Lean entrepreneurs have to understand the impact of the LeanCapital model on their financing strategy. It doesn't make any sense to go to Tiffany's on Michigan Avenue for a $250 pair of diamond earrings, their business model isn't built for that. Similarly it doesn't make any sense to go to a $200 million+ fund to raise $1-$2M; that fund has to move approx. $16M ($200M/12 portco's) over each portco over the life of the fund after syndication. Assuming three like-sized funds in the deal, that's $48m in each portco to get to a liquidity event. Assuming the VC's own 70% at sale of business and an ok 4-bagger return, the portco has to sell for $250m. TILT, in most LeanCases.
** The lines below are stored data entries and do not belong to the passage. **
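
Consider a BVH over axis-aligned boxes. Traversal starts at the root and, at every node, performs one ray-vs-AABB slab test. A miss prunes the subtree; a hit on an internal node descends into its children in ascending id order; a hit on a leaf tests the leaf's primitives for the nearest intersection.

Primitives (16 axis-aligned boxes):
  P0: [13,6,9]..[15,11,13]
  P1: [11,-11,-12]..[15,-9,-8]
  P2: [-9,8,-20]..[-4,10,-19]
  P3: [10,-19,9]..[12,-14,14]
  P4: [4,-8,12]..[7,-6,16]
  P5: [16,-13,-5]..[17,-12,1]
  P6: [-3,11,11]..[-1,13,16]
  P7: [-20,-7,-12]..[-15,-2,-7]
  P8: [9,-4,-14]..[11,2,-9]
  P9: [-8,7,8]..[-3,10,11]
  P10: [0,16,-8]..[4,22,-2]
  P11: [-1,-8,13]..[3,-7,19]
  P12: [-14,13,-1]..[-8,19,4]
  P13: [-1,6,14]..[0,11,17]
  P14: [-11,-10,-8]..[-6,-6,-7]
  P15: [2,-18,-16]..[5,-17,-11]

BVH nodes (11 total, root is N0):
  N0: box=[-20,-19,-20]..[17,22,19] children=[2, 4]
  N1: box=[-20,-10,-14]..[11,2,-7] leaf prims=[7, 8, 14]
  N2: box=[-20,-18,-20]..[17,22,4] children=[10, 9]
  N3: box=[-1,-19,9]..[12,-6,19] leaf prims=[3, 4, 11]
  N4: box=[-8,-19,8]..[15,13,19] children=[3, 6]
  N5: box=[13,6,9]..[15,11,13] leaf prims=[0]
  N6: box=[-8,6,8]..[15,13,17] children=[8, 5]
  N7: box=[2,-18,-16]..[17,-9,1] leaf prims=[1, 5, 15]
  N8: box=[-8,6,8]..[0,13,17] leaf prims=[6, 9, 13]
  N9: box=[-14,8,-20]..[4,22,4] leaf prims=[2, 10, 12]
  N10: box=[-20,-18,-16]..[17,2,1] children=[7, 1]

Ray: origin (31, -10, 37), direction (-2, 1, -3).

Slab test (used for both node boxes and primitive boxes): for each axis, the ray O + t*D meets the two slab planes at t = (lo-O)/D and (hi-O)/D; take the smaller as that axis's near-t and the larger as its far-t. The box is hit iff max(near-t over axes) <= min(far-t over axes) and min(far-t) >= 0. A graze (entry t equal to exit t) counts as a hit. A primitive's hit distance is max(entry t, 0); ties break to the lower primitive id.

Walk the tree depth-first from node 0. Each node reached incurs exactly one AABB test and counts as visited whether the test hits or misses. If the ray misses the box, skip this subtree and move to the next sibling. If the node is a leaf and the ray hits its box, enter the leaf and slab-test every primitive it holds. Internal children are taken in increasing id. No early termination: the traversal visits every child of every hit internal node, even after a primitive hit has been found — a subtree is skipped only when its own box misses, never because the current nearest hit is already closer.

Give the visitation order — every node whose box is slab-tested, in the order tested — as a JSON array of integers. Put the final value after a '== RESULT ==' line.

Traverse from the root:
N0 x:[7,51/2] y:[-9,32] z:[6,19] -> hit [7,19], descend [2, 4]
  N2 x:[7,51/2] y:[-8,32] z:[11,19] -> hit [11,19], descend [9, 10]
    N9 x:[27/2,45/2] y:[18,32] z:[11,19] -> hit [18,19] leaf, test {P2@t=56/3, P10(miss), P12(miss)}
    N10 x:[7,51/2] y:[-8,12] z:[12,53/3] -> hit [12,12], descend [1, 7]
      N1 x:[10,51/2] y:[0,12] z:[44/3,17] -> miss, prune
      N7 x:[7,29/2] y:[-8,1] z:[12,53/3] -> miss, prune
  N4 x:[8,39/2] y:[-9,23] z:[6,29/3] -> hit [8,29/3], descend [3, 6]
    N3 x:[19/2,16] y:[-9,4] z:[6,28/3] -> miss, prune
    N6 x:[8,39/2] y:[16,23] z:[20/3,29/3] -> miss, prune

order=[0, 2, 9, 10, 1, 7, 4, 3, 6]  |boxes|=9  |leaves|=1  hit=P2

== RESULT ==
[0, 2, 9, 10, 1, 7, 4, 3, 6]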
However, look at it from the POV of a $40M fund. $40M/12portcos = $3.33M/portco over life of portco. Syndicate with 3 like-sized funds for $10M all-in to liquidity event (plus angel capital: $.5 - $1M), that works IF portco is Lean Startup AND is capital efficient/scalable. This is LeanStartup entrepreneur as Goldilocks finding the investor porridge that is 'just right'.
What does this mean; "Sherman, set the wayback machine (millennials won't get this, boomers will) to 1995" when VC funds averaged $50M.' See Dialing Down: Venture Capital Returns to Smaller Funds
LeanStart-up + LeanCapital = LeanVC = needs better/faster ecosystem to source,vet, monitor deals = need for more VenturePartners, more experienced mentors, more assessment/execution online tools. Technology + 'just right'-sized VC.